Standing in the background, Jairus waits, no doubt with growing panic, anxious that Jesus heal his young daughter. But his servants arrive, confirming his worst fears. “Your daughter is dead. Why trouble the teacher any further?” But Jesus replies, “Do not fear, only believe.”
In Jairus’ home, Jesus takes the dead girl’s hand and calls her back to the living. There is no darkness, devastation or death from which the power of the kingdom of God cannot draw us into life. Something new is being created!
For the moment the girl lives. But at some point in history, she, like all of us, will die. So the miracle in this scripture text is not only about the restoration of life – or simply to illustrate the healing power of the kingdom of God. It is that – but not just that. Mark is far too clever to be so transparent.
Rather, Mark brings out the parallel dramas in the two stories by letting the reader understand the struggle the woman undergoes when she reaches out and touches Jesus. She must have enough faith in the promises of the kingdom to break the religious and social taboos that did not allow an unclean person to reach out and touch a man. In healing the woman, Jesus not only cures the woman’s physical ailment but also shows that she is clean and acceptable. Jairus, the character in this story with all the power and social standing, must have enough faith to walk past his neighbors and members of the synagogue who laughed at Jesus because contact with the little girl’s body would have made Jesus ritually unclean.

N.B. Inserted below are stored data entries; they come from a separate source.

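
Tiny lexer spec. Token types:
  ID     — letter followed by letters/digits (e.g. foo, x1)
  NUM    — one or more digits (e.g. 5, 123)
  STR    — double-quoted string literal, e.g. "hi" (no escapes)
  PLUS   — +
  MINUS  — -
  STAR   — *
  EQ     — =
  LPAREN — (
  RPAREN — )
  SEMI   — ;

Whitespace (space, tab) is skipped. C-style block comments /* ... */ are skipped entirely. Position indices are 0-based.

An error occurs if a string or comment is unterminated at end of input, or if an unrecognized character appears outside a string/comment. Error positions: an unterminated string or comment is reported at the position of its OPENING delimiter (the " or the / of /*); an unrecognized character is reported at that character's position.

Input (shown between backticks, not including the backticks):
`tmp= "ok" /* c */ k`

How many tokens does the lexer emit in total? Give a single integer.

Answer: 4

Derivation:
pos=0: emit ID 'tmp' (now at pos=3)
pos=3: emit EQ '='
pos=5: enter STRING mode
pos=5: emit STR "ok" (now at pos=9)
pos=10: enter COMMENT mode (saw '/*')
exit COMMENT mode (now at pos=17)
pos=18: emit ID 'k' (now at pos=19)
DONE. 4 tokens: [ID, EQ, STR, ID]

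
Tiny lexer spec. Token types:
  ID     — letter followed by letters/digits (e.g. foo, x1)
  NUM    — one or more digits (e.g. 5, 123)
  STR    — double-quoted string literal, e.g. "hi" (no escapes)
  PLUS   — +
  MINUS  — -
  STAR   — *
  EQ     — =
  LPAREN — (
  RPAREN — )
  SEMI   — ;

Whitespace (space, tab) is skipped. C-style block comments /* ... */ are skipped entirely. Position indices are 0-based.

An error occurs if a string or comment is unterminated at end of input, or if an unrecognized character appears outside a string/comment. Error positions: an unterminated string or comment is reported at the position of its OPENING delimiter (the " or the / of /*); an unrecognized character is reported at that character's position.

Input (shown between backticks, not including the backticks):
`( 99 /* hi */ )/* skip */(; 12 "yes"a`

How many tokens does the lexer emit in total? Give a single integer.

pos=0: emit LPAREN '('
pos=2: emit NUM '99' (now at pos=4)
pos=5: enter COMMENT mode (saw '/*')
exit COMMENT mode (now at pos=13)
pos=14: emit RPAREN ')'
pos=15: enter COMMENT mode (saw '/*')
exit COMMENT mode (now at pos=25)
pos=25: emit LPAREN '('
pos=26: emit SEMI ';'
pos=28: emit NUM '12' (now at pos=30)
pos=31: enter STRING mode
pos=31: emit STR "yes" (now at pos=36)
pos=36: emit ID 'a' (now at pos=37)
DONE. 8 tokens: [LPAREN, NUM, RPAREN, LPAREN, SEMI, NUM, STR, ID]

Answer: 8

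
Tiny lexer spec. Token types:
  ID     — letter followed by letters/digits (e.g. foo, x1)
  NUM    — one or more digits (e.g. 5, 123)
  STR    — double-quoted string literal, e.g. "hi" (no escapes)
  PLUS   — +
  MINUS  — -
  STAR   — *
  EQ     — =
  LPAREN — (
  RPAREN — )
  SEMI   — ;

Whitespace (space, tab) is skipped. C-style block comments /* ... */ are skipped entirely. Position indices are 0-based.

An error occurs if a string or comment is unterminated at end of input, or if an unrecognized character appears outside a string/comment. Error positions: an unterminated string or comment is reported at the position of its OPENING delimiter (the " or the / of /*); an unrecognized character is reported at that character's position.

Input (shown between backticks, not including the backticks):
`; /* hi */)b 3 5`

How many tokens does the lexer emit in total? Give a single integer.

pos=0: emit SEMI ';'
pos=2: enter COMMENT mode (saw '/*')
exit COMMENT mode (now at pos=10)
pos=10: emit RPAREN ')'
pos=11: emit ID 'b' (now at pos=12)
pos=13: emit NUM '3' (now at pos=14)
pos=15: emit NUM '5' (now at pos=16)
DONE. 5 tokens: [SEMI, RPAREN, ID, NUM, NUM]

Answer: 5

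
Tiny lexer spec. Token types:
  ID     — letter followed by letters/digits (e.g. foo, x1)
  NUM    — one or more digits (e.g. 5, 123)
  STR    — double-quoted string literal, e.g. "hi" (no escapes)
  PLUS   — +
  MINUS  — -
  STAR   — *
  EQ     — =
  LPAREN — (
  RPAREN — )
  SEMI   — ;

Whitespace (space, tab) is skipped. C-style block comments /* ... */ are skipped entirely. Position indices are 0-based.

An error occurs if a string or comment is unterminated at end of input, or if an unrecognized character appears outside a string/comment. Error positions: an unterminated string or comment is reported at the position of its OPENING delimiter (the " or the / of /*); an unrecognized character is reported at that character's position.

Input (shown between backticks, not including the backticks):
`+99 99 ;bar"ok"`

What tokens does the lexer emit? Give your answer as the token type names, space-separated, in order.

Answer: PLUS NUM NUM SEMI ID STR

Derivation:
pos=0: emit PLUS '+'
pos=1: emit NUM '99' (now at pos=3)
pos=4: emit NUM '99' (now at pos=6)
pos=7: emit SEMI ';'
pos=8: emit ID 'bar' (now at pos=11)
pos=11: enter STRING mode
pos=11: emit STR "ok" (now at pos=15)
DONE. 6 tokens: [PLUS, NUM, NUM, SEMI, ID, STR]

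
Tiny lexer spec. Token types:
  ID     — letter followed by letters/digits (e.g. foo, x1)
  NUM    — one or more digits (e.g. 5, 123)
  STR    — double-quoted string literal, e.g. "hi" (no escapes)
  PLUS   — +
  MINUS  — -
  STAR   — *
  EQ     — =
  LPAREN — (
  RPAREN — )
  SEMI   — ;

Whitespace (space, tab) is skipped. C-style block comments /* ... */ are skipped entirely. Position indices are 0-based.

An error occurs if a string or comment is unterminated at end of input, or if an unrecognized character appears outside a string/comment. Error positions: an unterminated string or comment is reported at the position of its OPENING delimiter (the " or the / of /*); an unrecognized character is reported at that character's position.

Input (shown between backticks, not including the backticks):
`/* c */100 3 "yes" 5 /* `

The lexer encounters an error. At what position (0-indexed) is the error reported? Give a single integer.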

Mark uses the woman’s story balanced against Jairus to inform his contemporaries and modern readers that in Jesus, the barriers between powerful and powerless, named and unnamed, clean and unclean are broken down – so that the power and promise of the kingdom is for all of us.

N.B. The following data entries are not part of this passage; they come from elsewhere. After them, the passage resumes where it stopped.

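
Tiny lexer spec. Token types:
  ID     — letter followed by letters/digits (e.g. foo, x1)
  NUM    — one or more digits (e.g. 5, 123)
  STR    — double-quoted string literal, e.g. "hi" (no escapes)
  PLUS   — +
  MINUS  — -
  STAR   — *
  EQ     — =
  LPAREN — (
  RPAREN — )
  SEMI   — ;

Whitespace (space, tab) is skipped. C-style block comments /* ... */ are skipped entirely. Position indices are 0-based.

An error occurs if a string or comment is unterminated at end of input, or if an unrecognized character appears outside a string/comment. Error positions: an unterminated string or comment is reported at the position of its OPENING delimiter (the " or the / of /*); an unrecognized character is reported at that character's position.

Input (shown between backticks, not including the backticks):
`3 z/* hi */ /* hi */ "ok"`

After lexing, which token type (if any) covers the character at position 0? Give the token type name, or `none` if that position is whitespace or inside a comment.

pos=0: emit NUM '3' (now at pos=1)
pos=2: emit ID 'z' (now at pos=3)
pos=3: enter COMMENT mode (saw '/*')
exit COMMENT mode (now at pos=11)
pos=12: enter COMMENT mode (saw '/*')
exit COMMENT mode (now at pos=20)
pos=21: enter STRING mode
pos=21: emit STR "ok" (now at pos=25)
DONE. 3 tokens: [NUM, ID, STR]
Position 0: char is '3' -> NUM

Answer: NUM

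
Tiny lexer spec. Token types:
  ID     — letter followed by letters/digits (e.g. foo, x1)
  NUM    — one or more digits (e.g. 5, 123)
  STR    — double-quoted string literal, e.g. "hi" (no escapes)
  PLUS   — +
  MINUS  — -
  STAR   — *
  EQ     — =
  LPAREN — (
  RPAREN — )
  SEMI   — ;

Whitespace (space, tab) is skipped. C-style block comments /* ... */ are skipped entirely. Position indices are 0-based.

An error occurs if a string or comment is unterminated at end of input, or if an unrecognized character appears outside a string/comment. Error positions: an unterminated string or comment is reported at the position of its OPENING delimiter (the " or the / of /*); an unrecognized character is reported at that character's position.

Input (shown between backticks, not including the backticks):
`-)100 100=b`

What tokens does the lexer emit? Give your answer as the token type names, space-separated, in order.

Answer: MINUS RPAREN NUM NUM EQ ID

Derivation:
pos=0: emit MINUS '-'
pos=1: emit RPAREN ')'
pos=2: emit NUM '100' (now at pos=5)
pos=6: emit NUM '100' (now at pos=9)
pos=9: emit EQ '='
pos=10: emit ID 'b' (now at pos=11)
DONE. 6 tokens: [MINUS, RPAREN, NUM, NUM, EQ, ID]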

This, my sisters and brothers is Good News!
If you are poor, the promises in the kingdom of God are for you.
If you are sick and suffering, the promises in the kingdom of God are for you.
If you are hurting, the kingdom of God is for you.
If you are dirty, tired, and hungry, the kingdom of God is for you.
“Do not fear, only believe.” Powerful or powerless, clean or unclean, the kingdom of God is for you!